That’s what my mother used to call me growing up. The Absentminded Professor. My father, on the other hand, would simply tell me: “You’d forget your head if it wasn’t screwed on.” And, in all fairness, it was hard to argue. I’ve been a habitual forgetter for as long as I can remember.
Names, faces, birthdays – I’m not so good with. On the other, neither am I good with every day words that slip my mind, so there will be instances when I’ll refer to “the thing” or “the whatsis” to which Akemi will invariably reply: “The what?”. Just the other day, I mistakenly referred to broccoli as cauliflower. “It’s not cauliflower,”Akemi corrected me. And then “What is it?” “Broccoli,”I replied – and then realized she was testing me.
Which led me to test myself late last night after spending sometime online researching memory decline and ominous brain-related ailments. Was I feeling depressed lately? No. Was there a history of cognitive impairment or neurodegenerative diseases in my family? No. Is your memory getting worse? No. I don’t think so. Maybe? I can’t remember.
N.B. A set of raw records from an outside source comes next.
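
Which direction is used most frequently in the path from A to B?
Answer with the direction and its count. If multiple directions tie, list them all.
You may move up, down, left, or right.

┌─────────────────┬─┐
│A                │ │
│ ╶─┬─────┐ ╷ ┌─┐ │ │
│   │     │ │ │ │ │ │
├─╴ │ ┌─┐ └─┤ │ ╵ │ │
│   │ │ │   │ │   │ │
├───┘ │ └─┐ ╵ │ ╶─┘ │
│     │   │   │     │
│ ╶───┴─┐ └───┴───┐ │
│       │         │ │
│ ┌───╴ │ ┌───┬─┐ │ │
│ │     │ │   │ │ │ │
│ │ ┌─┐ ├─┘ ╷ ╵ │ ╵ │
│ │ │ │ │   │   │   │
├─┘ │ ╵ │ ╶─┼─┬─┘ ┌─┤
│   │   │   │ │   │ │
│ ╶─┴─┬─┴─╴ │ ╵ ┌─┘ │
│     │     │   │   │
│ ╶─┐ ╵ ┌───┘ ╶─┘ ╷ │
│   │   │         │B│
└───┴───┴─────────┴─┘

Directions: right, right, right, right, right, right, right, right, down, down, left, down, right, right, down, down, down, left, down, left, down, left, down, right, right, up, right, down
Counts: {'right': 13, 'down': 10, 'left': 4, 'up': 1}
Most common: right (13 times)

Solution:

┌─────────────────┬─┐
│A → → → → → → → ↓│ │
│ ╶─┬─────┐ ╷ ┌─┐ │ │
│   │     │ │ │ │↓│ │
├─╴ │ ┌─┐ └─┤ │ ╵ │ │
│   │ │ │   │ │↓ ↲│ │
├───┘ │ └─┐ ╵ │ ╶─┘ │
│     │   │   │↳ → ↓│
│ ╶───┴─┐ └───┴───┐ │
│       │         │↓│
│ ┌───╴ │ ┌───┬─┐ │ │
│ │     │ │   │ │ │↓│
│ │ ┌─┐ ├─┘ ╷ ╵ │ ╵ │
│ │ │ │ │   │   │↓ ↲│
├─┘ │ ╵ │ ╶─┼─┬─┘ ┌─┤
│   │   │   │ │↓ ↲│ │
│ ╶─┴─┬─┴─╴ │ ╵ ┌─┘ │
│     │     │↓ ↲│↱ ↓│
│ ╶─┐ ╵ ┌───┘ ╶─┘ ╷ │
│   │   │    ↳ → ↑│B│
└───┴───┴─────────┴─┘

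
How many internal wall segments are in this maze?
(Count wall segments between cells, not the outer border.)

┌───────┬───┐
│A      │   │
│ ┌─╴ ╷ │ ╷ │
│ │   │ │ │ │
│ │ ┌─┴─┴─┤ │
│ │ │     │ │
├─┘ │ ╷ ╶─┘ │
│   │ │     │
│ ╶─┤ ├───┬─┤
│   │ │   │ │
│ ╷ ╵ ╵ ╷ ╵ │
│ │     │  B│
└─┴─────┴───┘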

I didn’t flag any early warning signs (I’ve never left the stove on or gotten lost coming home) but, just in case, I decided to take this convenient 25 minute test brain health assessment: https://www.cogniciti.com I paired symbols (very well), put names to faces (fairly well), and identified patterns (well enough). My results placed me in the 85th percentile. Not bad. But much better this morning when I made Akemi take the same test and she managed only 80%. She claims the language tripped her up, but that didn’t stop me from imagining her, an addled octogenarian, eventually having to rely on 100 year old me to remember the dog’s meds, turn off the stove, and point out that the broccoli she picked up at Safeway is, in fact, cauliflower.
Fact is, I’ve always had a bad memory. As old whatsisname once said: “The true art of memory is something something.”